Effects of unemployment
Economists’ views about the costs of unemployment differ. According to the ‘new classical macroeconomics’, unemployment is voluntary. People choose to go out of employment because they find the burden of work and the wage paid unattractive compared to being unemployed and getting unemployment benefits. In contrast, there are a lot of economists who take unemployment to be an unfortunate event, to be avoided as much as possible. To become unemployed is considered to be burdensome and, above all, involuntary. Happiness research is consistent with this latter view and suggests that unemployment strongly reduces subjective wellbeing, both personally experienced and for society as a whole.
Effects of income
Most economists take it as a matter of course that higher income leads to higher happiness. A higher income expands individuals’ and countries’ opportunity set, i.e. more goods and services can be consumed. The few people not interested in more commodities need not consume them; they are free to dispose of any unwanted surplus costlessly. It therefore seems obvious that income and happiness go together.

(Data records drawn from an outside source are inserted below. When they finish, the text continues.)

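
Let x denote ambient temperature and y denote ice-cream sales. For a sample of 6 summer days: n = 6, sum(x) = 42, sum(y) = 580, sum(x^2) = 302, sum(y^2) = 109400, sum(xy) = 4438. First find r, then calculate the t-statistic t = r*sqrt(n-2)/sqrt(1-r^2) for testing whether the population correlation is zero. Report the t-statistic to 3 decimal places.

S_xy = nΣxy − ΣxΣy = 6·4438 − 42·580 = 26628 − 24360 = 2268
S_xx = nΣx² − (Σx)² = 6·302 − 42² = 1812 − 1764 = 48
S_yy = nΣy² − (Σy)² = 6·109400 − 580² = 656400 − 336400 = 320000
r = S_xy / √(S_xx·S_yy) = 2268 / √(48·320000) = 2268 / √15360000 = 2268 / 3919.1836 = 0.5787
t = r·√(n−2)/√(1−r²) = 0.5787·√4 / √(1−0.334894) = 1.157400 / 0.815540 = 1.419

1.419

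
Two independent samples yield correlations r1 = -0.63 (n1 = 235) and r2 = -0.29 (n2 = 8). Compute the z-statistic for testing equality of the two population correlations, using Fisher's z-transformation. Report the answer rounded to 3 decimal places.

z1 = atanh(-0.63) = -0.741416,  z2 = atanh(-0.29) = -0.298566
SE = √(1/(n1−3) + 1/(n2−3)) = √(1/232 + 1/5) = √(0.0043103 + 0.2000000) = √0.2043103 = 0.452007
z = (z1 − z2)/SE = (-0.741416 − (-0.298566)) / 0.452007 = -0.442850 / 0.452007 = -0.980

-0.980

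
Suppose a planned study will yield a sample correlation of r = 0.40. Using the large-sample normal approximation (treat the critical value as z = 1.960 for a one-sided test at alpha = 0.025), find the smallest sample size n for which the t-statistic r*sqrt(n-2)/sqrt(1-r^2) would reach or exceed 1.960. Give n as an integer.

Need r·√(n−2)/√(1−r²) ≥ 1.960
√(n−2) ≥ 1.960·√(1−0.1600) / 0.40 = 1.960·0.916515 / 0.40 = 4.4909
n−2 ≥ 20.1682  ⇒  n ≥ 22.1682
Smallest integer n = 23

23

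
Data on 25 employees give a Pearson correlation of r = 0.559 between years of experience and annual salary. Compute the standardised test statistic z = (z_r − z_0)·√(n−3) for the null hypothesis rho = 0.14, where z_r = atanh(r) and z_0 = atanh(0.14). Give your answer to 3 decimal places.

z_r = atanh(0.559) = 0.631377,  z_0 = atanh(0.14) = 0.140926
SE = 1/√(n−3) = 1/√22 = 0.213201
z = (z_r − z_0)/SE = (0.631377 − 0.140926) / 0.213201 = 0.490451 / 0.213201 = 2.300

2.300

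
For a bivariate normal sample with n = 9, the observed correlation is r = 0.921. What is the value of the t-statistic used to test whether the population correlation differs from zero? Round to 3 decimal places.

6.255

t = r·√(n−2) / √(1−r²) with r = 0.921, n = 9
  = 0.921·√7 / √(1 − 0.848241)
  = 0.921·2.645751 / 0.389563
  = 2.436737 / 0.389563 = 6.255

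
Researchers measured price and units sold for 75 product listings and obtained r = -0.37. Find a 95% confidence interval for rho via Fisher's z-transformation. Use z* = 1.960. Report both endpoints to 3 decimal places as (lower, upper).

(-0.551, -0.156)

z_r = atanh(-0.37) = -0.388423;  SE = 1/√(n−3) = 1/√72 = 0.117851
z-limits: -0.388423 ± 1.960·0.117851 = -0.388423 ± 0.230988 = [-0.619411, -0.157435]
ρ-limits: (tanh -0.619411, tanh -0.157435) = (-0.551, -0.156)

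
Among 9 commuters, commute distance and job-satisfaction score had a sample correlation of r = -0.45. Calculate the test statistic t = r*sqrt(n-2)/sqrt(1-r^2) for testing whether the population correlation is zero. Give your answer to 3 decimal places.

-1.333

t = r·√(n−2) / √(1−r²) with r = -0.45, n = 9
  = -0.45·√7 / √(1 − 0.2025)
  = -0.45·2.645751 / 0.893029
  = -1.190588 / 0.893029 = -1.333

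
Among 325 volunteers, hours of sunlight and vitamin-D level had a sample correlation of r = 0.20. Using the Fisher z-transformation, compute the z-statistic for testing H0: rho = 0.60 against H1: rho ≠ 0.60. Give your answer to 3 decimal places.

-8.800

Fisher z: atanh(0.20) = 0.202733, atanh(0.60) = 0.693147
z = (z_r − z_0)·√(n−3) = (0.202733 − 0.693147)·√322 = -0.490414 · 17.944358 = -8.800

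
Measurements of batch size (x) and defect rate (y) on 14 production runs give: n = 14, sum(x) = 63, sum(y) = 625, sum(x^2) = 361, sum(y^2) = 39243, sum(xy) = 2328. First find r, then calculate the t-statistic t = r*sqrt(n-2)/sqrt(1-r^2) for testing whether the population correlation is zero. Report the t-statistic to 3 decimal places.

-2.091

Numerator: nΣxy − (Σx)(Σy) = 14·2328 − (63)(625) = -6783
Denominator: √[(nΣx²−(Σx)²)(nΣy²−(Σy)²)]
  nΣx²−(Σx)² = 14·361 − 3969 = 1085;  nΣy²−(Σy)² = 14·39243 − 390625 = 158777
  √(1085·158777) = √172273045 = 13125.2827
r = -6783 / 13125.2827 = -0.5168
t = r·√(n−2)/√(1−r²) = -0.5168·√12 / √(1−0.267082) = -1.790248 / 0.856106 = -2.091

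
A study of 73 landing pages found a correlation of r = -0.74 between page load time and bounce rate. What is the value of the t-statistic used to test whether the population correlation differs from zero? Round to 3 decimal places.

t = r·√(n−2) / √(1−r²) with r = -0.74, n = 73
  = -0.74·√71 / √(1 − 0.5476)
  = -0.74·8.426150 / 0.672607
  = -6.235351 / 0.672607 = -9.270

-9.270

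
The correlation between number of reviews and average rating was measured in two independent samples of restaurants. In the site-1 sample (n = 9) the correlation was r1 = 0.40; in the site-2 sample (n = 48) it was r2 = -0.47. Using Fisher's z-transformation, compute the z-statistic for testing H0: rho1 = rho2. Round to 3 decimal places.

2.148

Fisher z-transforms: z1 = atanh(0.40) = 0.423649, z2 = atanh(-0.47) = -0.510070; difference d = 0.933719
Var(d) = 1/6 + 1/45 = 0.1666667 + 0.0222222 = 0.1888889
z = d/√Var(d) = 0.933719 / √0.1888889 = 0.933719 / 0.434614 = 2.148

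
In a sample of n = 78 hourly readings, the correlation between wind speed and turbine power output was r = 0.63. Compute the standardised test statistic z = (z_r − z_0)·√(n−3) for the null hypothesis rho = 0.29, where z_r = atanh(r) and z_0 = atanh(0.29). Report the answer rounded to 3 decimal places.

Fisher z: atanh(0.63) = 0.741416, atanh(0.29) = 0.298566
z = (z_r − z_0)·√(n−3) = (0.741416 − 0.298566)·√75 = 0.442850 · 8.660254 = 3.835

3.835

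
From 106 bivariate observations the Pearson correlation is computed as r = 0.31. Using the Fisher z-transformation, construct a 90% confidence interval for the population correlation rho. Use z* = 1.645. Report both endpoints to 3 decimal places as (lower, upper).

Fisher z: z_r = atanh(r) = ½·ln((1+0.31)/(1−0.31)) = 0.320545
SE(z) = 1/√(n−3) = 1/√103 = 0.098533
90% ⇒ z* = 1.645; margin = 1.645·0.098533 = 0.162087
CI on z-scale: (0.158458, 0.482632)
Back-transform: tanh(0.158458) = 0.157145, tanh(0.482632) = 0.448349

(0.157, 0.448)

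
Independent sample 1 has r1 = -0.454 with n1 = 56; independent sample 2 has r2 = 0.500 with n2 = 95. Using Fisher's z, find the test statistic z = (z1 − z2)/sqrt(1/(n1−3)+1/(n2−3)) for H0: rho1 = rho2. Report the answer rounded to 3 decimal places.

Fisher z-transforms: z1 = atanh(-0.454) = -0.489727, z2 = atanh(0.500) = 0.549306; difference d = -1.039033
Var(d) = 1/53 + 1/92 = 0.0188679 + 0.0108696 = 0.0297375
z = d/√Var(d) = -1.039033 / √0.0297375 = -1.039033 / 0.172446 = -6.025

-6.025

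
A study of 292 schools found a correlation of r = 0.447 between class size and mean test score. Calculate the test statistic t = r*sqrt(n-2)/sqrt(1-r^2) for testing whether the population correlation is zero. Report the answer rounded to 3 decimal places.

8.510

t = r·√(n−2) / √(1−r²) with r = 0.447, n = 292
  = 0.447·√290 / √(1 − 0.199809)
  = 0.447·17.029386 / 0.894534
  = 7.612136 / 0.894534 = 8.510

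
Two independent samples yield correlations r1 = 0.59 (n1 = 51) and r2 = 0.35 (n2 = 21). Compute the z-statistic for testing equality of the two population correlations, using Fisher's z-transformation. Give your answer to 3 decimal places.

Fisher z-transforms: z1 = atanh(0.59) = 0.677666, z2 = atanh(0.35) = 0.365444; difference d = 0.312222
Var(d) = 1/48 + 1/18 = 0.0208333 + 0.0555556 = 0.0763889
z = d/√Var(d) = 0.312222 / √0.0763889 = 0.312222 / 0.276385 = 1.130

1.130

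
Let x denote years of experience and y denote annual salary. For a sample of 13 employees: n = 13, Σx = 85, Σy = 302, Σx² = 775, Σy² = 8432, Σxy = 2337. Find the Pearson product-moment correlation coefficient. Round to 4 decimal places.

0.6503

Numerator: nΣxy − (Σx)(Σy) = 13·2337 − (85)(302) = 4711
Denominator: √[(nΣx²−(Σx)²)(nΣy²−(Σy)²)]
  nΣx²−(Σx)² = 13·775 − 7225 = 2850;  nΣy²−(Σy)² = 13·8432 − 91204 = 18412
  √(2850·18412) = √52474200 = 7243.9078
r = 4711 / 7243.9078 = 0.6503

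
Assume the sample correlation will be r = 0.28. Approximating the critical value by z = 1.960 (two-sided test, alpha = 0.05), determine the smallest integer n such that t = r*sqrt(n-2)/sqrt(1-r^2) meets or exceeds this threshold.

Need r·√(n−2)/√(1−r²) ≥ 1.960
√(n−2) ≥ 1.960·√(1−0.0784) / 0.28 = 1.960·0.960000 / 0.28 = 6.7200
n−2 ≥ 45.1584  ⇒  n ≥ 47.1584
Smallest integer n = 48

48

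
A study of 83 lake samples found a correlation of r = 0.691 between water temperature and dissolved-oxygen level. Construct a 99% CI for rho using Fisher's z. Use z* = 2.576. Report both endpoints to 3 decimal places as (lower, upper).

(0.509, 0.814)

Fisher z: z_r = atanh(r) = ½·ln((1+0.691)/(1−0.691)) = 0.849867
SE(z) = 1/√(n−3) = 1/√80 = 0.111803
99% ⇒ z* = 2.576; margin = 2.576·0.111803 = 0.288005
CI on z-scale: (0.561862, 1.137872)
Back-transform: tanh(0.561862) = 0.509358, tanh(1.137872) = 0.813696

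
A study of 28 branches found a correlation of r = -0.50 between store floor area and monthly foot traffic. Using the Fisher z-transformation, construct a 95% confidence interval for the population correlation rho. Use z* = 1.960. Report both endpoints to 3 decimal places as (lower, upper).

(-0.736, -0.156)

z_r = atanh(-0.50) = -0.549306;  SE = 1/√(n−3) = 1/√25 = 0.200000
z-limits: -0.549306 ± 1.960·0.200000 = -0.549306 ± 0.392000 = [-0.941306, -0.157306]
ρ-limits: (tanh -0.941306, tanh -0.157306) = (-0.736, -0.156)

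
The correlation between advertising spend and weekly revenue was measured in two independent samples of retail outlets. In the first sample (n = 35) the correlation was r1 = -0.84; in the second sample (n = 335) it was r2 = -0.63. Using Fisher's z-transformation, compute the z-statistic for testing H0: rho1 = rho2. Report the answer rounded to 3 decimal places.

-2.592

z1 = atanh(-0.84) = -1.221174,  z2 = atanh(-0.63) = -0.741416
SE = √(1/(n1−3) + 1/(n2−3)) = √(1/32 + 1/332) = √(0.0312500 + 0.0030120) = √0.0342620 = 0.185100
z = (z1 − z2)/SE = (-1.221174 − (-0.741416)) / 0.185100 = -0.479758 / 0.185100 = -2.592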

The empirical research on happiness evidence both supports and contradicts this generally held idea. In line with common thinking, it is found that at a particular point in time, and within a particular country, higher income is associated with higher individual happiness. In contrast, higher per capita income in society seems not to raise reported satisfaction with life in rich western countries. Even at an income level half that of the US, there are only small effects of higher average income on subjective wellbeing. This can be attributed to the rise in aspiration levels going with increases in income.